Parsers and parser combinators are means of parsing a stream of some type into some other type. For example, one might start with a string whose contents are a mathematical expression such as 2 + 3. We want to get from this string to an array of tokens which can then be further processed to evaluate the expression itself or display it with syntax highlighting or for some other purpose.
I can’t do justice to this topic here. Wikipedia has the canonical article and your favorite search engine will have lots more information.
For those that already know a bit about parser combinators, a Parsimonious parser is a function with the following type signature:
typealias Parser<E, T> = Context<E>.() -> TA parser combinator, as opposed to a parser, is a function which takes zero or more parsers as input and returns another parser as output. For example, the infix function or is a combinator:
infix fun <E, T> Parser<E, T>.or(rhs: Parser<E, T>): Parser<E, T> {
val lhs = this
return {
try {
lhs(this)
} catch (e: ParseException) {
rhs(this)
}
}
}This is simpler than it looks. The or combinator returns a parser which first attempts the left-hand parser. If that fails, it tries the right-hard parser, and if that fails, parsing fails.
Parser combinators are a technique from functional programming, not object-oriented programming.

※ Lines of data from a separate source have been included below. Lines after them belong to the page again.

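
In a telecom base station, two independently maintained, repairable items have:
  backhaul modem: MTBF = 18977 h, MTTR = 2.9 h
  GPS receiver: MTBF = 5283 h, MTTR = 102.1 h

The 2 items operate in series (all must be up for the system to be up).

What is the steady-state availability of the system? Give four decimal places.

0.9809

A(backhaul modem) = MTBF/(MTBF+MTTR) = 18977/(18977+2.9) = 0.999847
A(GPS receiver) = MTBF/(MTBF+MTTR) = 5283/(5283+102.1) = 0.981040
Series availability: 0.999847 × 0.981040 = 0.9809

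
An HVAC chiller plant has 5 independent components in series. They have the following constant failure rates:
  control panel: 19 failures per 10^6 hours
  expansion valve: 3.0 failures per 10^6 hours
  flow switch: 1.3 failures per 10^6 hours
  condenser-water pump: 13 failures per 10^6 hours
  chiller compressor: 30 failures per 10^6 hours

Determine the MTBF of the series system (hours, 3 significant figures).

Series of exponential components: λ_sys = Σ λ_i
λ_sys = 0.000019 + 0.0000030 + 0.0000013 + 0.000013 + 0.000030 = 6.6300e-05 /h
MTBF = 1 / λ_sys = 15100 h

15100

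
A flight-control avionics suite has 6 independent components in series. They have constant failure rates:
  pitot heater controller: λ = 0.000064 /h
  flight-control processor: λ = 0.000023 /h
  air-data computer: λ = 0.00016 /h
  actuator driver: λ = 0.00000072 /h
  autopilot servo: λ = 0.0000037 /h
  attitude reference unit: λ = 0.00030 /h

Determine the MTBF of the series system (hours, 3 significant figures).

Series of exponential components: λ_sys = Σ λ_i
λ_sys = 0.000064 + 0.000023 + 0.00016 + 0.00000072 + 0.0000037 + 0.00030 = 5.5142e-04 /h
MTBF = 1 / λ_sys = 1810 h

1810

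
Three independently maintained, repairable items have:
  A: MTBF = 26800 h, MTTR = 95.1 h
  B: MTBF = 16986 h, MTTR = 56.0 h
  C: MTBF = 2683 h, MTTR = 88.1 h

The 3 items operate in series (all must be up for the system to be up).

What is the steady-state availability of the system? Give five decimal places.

0.96161

A(A) = MTBF/(MTBF+MTTR) = 26800/(26800+95.1) = 0.996464
A(B) = MTBF/(MTBF+MTTR) = 16986/(16986+56.0) = 0.996714
A(C) = MTBF/(MTBF+MTTR) = 2683/(2683+88.1) = 0.968208
Series availability: 0.996464 × 0.996714 × 0.968208 = 0.96161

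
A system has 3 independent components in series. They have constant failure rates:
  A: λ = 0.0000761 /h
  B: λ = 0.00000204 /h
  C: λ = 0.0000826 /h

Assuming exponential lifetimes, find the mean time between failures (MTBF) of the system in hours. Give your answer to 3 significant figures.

Series of exponential components: λ_sys = Σ λ_i
λ_sys = 0.0000761 + 0.00000204 + 0.0000826 = 1.6074e-04 /h
MTBF = 1 / λ_sys = 6220 h

6220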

As such, Parsimonious includes only one object, Context<E> and many functions declared at the top level. There are also many infix functions. This may feel strange and not very "Kotlin", but attempting to write parser combinators in an object-oriented style results in code that is difficult to read and extremely verbose.

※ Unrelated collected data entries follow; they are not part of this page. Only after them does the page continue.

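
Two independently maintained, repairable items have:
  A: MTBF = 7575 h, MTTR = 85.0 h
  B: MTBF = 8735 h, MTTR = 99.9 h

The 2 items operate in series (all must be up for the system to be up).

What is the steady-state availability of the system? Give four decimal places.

0.9777

A(A) = MTBF/(MTBF+MTTR) = 7575/(7575+85.0) = 0.988903
A(B) = MTBF/(MTBF+MTTR) = 8735/(8735+99.9) = 0.988693
Series availability: 0.988903 × 0.988693 = 0.9777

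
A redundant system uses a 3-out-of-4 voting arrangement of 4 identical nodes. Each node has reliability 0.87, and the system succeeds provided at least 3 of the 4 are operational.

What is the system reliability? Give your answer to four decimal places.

0.9153

R = Σ_{i=3}^{4} C(4,i) p^i (1−p)^{4−i} with p = 0.87
C(4,3)·0.87^3·0.13^1 = 0.342422
C(4,4)·0.87^4·0.13^0 = 0.572898
Sum = 0.9153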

The S suffix found on identifiers such as ParserS, countS and manyS is used to indicate that these are special variants that work on a Context<Char> and return Strings rather than Char or List<Char>.
While there are others, the three most fundamental combinators are satisfy, count and or. Almost all other combinators are built on top of these. If you understand these, you can understand everything.
The satisfy combinator takes (E) -> Boolean as its argument. If the element at the Context's index passes the test, it is returned. If not, a ParseException is thrown.
val e = satisfy<Char> { it == 'e' }
val result = Context.fromString("e") parseWith eThe count combinator takes three arguments: a minimum count, a maximum count, and a parser and attempts to match that parser a valid number of times.
val e = satisfy<Char> { it == 'e' }
val result = Context.fromString("eeeee") parseWith count(2, Int.MAX_VALUE, e)This attempts to march the e parser at least 2 times, which obviously succeeds.
The or combinator has already been described above.
In simple cases, you don't need them. Take this expression for instance:
x AND y AND NOT z
This can be parsed fairly easily using string splitting and regular expressions, although parser combinators are hundreds of times faster in most cases than regular expressions. But things fall apart quickly as soon as we allow parenthetic expressions and recursion:
x AND y AND NOT (z OR NOT (a AND b))
As soon as recursion and nesting are allowed, regular expressions and string splitting fall flat on their faces. The easiest way — really, the only reliable way — to parse the expression above is to use a formal parsing methodology such as a recursive descent parser. Really, we have two options: write a custom recursive descent parser or use a library that helps us implement a recursive descent parser. Parsimonious is one such library.
To see how to implement a parsing grammar for x AND y AND NOT (z OR NOT (a AND b)), look at ConditionTest, which implements and tests a complete grammar for expressions of this type.